The country converted its economic base and followed the model of a higher share of services and a lower share of agriculture. This shift was possible due to higher productivity of the economy stimulated by technological progress and greater competition in the domestic market, the inflow of FDIs, and increased production of medium and highly processed products.

Poland has moved up from the 48th position in 2004 to the 33rd position in 2013 in the IMD World Competitiveness Center ranking and has achieved a 48.7% growth in its GDP, outperforming other countries in the region. Poland is the only country in the EU to avoid a recession. In 2008–2013, Poland's total GDP increased over 20%. It was by far the best performance in the EU and its pace of growth was faster than in other countries.

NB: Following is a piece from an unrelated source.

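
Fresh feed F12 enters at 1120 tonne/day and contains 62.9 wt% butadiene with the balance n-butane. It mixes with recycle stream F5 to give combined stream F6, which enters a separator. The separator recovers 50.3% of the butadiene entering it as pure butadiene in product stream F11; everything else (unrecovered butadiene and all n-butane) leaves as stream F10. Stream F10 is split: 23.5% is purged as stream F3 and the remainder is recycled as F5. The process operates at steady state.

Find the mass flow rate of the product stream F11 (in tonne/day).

571.7 tonne/day

butadiene in F6: m_A = 1120×0.629 + (1−0.235)·(1−0.503)·m_A, so m_A = 704.48/0.6198 = 1136.6 tonne/day.
Product F11 = 0.503×1136.6 = 571.73 tonne/day.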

Before joining the EU, the GDP per capita in purchasing power standards amounted to 48.8%. In 2012, it amounted to 66.9% – an increase of 18.1 percentage points.

Economic growth has been accompanied by major changes in the labor market. Two million jobs have been created including half a million economically-inactive people who have been employed. In the period 2005-2012, the number of people at risk of poverty or social exclusion decreased by 7 million, and 1.3 million people were lifted out of poverty.

During the last decade, Poland's share of exports within the EU grew significantly. It was the highest increase of all the countries in the region and the second highest in the EU after The Netherlands who is at the top.

Poland has become one of the leading European producers and exporters in key industrial sectors such as the automotive industry, the electronic and home appliances sectors, and the furniture sector, while it is also an important service provider in the EU market. Poland has become the most desired investment destination in Central and Eastern Europe.

Poland has seen the most rapid growth in the export of its services – an increase in value by 160% of all the countries in the region. This trend was especially visible in the transport, business support, and tourism sectors.